Thursday,
June 29, 2000
Fight guns dredged up
Weapons found in pond may have killed teens
By SCOTT NORTH Herald Writer
Police divers may have gotten to the bottom of the mystery surrounding the disappearance of two military-style rifles fired during a May 30 melee that left two young men dead.
Two SKS rifles linked to the case were found Tuesday at the bottom of a Lynnwood detention pond, a Snohomish County judge was told Wednesday.
Detectives were led to the rifles by John Michael Jauregui, 24, who has admitted firing one of the weapons the night Jesse Stoner and Jason Thompson, both 18, were fatally shot, according to search warrants filed in connection with the case. He claims he fired the gun into the air.
Snohomish County prosecutors believe another alleged gunman, Dennis J. Cramm, 17, fired the fatal bullets into the back of the car carrying Stoner and Thompson. He is charged with two counts of second-degree murder.
Forensic tests are planned on the rifles, which were found Tuesday in a detention pond off 52nd Avenue W. by divers with the Snohomish County Sheriff's Office, said Jim Townsend, the county's chief criminal deputy prosecutor. Investigators recovered all of one weapon and most of another.
Townsend declined to say whether investigators believe they have enough evidence to scientifically link the weapons to bullet fragments recovered from the victims.
The discovery of the rifles was aired Wednesday during an Everett District Court bail hearing for Cramm's father, Dale B. Cramm, 44. He's been charged with three drug-related felonies, and on Tuesday was arrested for allegedly intimidating a witness.
Prosecutors asked Judge Pro Tem Fred Gillings to order the elder Cramm jailed in lieu of $200,000 bail, payable by cash only. Gillings granted the request, saying "the court has to proceed with an abundance of caution."
During the hearing, Townsend alleged that Dale Cramm has intimidated Jauregui, a former housemate, and may also have tampered with evidence. After the shootings, the elder Cramm had asked Jauregui to "cut both these weapons up and to put them in a body of water," Townsend alleged.
As the allegations were outlined in court, Dale Cramm sat silent, shaking his head. Public defender Martin Mooney called the $200,000 bail "unreasonable and excessive" and also questioned Jauregui's veracity.
"It is hard to say how credible this witness is," he said.
Stoner and Thompson died when seven bullets hit the car they were riding in as it left the melee at the Cramms' home south of Everett.
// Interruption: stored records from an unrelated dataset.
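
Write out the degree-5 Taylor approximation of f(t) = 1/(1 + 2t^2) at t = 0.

Compute the successive derivatives at the expansion point and divide by k!.
f(0) = 1
f′(0) = 0
f′′(0) = -4
f′′′(0) = 0
f^(4)(0) = 96
f^(5)(0) = 0
The Taylor polynomial is Σ f^(k)(0)/k! · t^k.

4*t^4 - 2*t^2 + 1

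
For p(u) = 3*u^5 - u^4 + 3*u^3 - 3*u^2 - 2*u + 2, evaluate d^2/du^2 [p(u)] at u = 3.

The coefficient of (u - 3)^2 in the expansion is 780, so p′′(3) = 2! * (780) = 1560.

1560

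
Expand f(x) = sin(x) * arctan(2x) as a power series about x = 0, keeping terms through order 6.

247*x^6/36 - 3*x^4 + 2*x^2

Multiply the two series term by term and collect like powers.
[x^0] = 0;  [x^1] = 0;  [x^2] = 2;  [x^3] = 0;  [x^4] = -3;  [x^5] = 0;  [x^6] = 247/36.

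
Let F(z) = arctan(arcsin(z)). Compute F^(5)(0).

13

Compose series: expand the inner function first, then feed it into the outer expansion.
The coefficient of z^5 in the expansion is 13/120, so F^(5)(0) = 5! * (13/120) = 13.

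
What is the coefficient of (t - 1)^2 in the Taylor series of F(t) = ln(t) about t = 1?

-1/2

Apply the Taylor formula c_k = f^(k)(a)/k!.
F(1) = 0
F′(1) = 1
F′′(1) = -1
So c_2 = F′′(1)/2! = -1/2.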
The teens fled when an arranged fistfight between Dennis Cramm and a 16-year-old south Snohomish County youth erupted in gunfire. The fight reportedly was watched by a few dozen young people and as many as 10 adults, including Dale Cramm.
Jauregui was a witness to the fistfight and allegedly was carrying two handguns, which somebody grabbed from him and began firing, according to court papers. He'd earlier denied firing any weapon. Prosecutors last week charged him with riot, a felony described as being armed with a deadly weapon and acting with three or more people to unlawfully use and threaten force against another. He's been jailed in lieu of $100,000 bail.
But on Tuesday Jauregui told police "he had not been totally honest" in his earlier statements about the shooting, according to two search warrants detectives filed Wednesday. Jauregui began talking with detectives "in part for consideration of lesser charges," the documents say.
Among other things, Jauregui said that at one point on May 30, he grabbed an SKS rifle and "shot it into the air about five or six times, in an attempt to get people cleared out of there," the search warrants say.
Jauregui also told detectives that after the shooting, Dale Cramm brought him the two SKS rifles that were fired that night, stuffed inside a pair of waders, and asked him to cut them up and get rid of them, according to the search warrant. Jauregui said he'd told Dale Cramm that he'd tossed the weapons into Puget Sound, but instead placed them in a Lynnwood detention pond.
Jauregui also said the elder Cramm had given him money to leave the state, which he did for a time.
Jauregui said that since the shootings Dale Cramm has purchased body armor and another SKS and talked about trying to convert the weapon for fully automatic fire, according to search warrants. He alleged the man also has claimed ties to a white supremacist group.
Dale Cramm has threatened to shoot deputies if his son is harmed, Jauregui told police.
Royce Ferguson, who represents Dennis Cramm, said there are good reasons to be skeptical about Jauregui's allegations. Search warrants show the man has claimed Ferguson suggested he leave town for a while after the shooting, an allegation the Everett lawyer vigorously denied.
"I've never told anybody to go out and break the law," he said.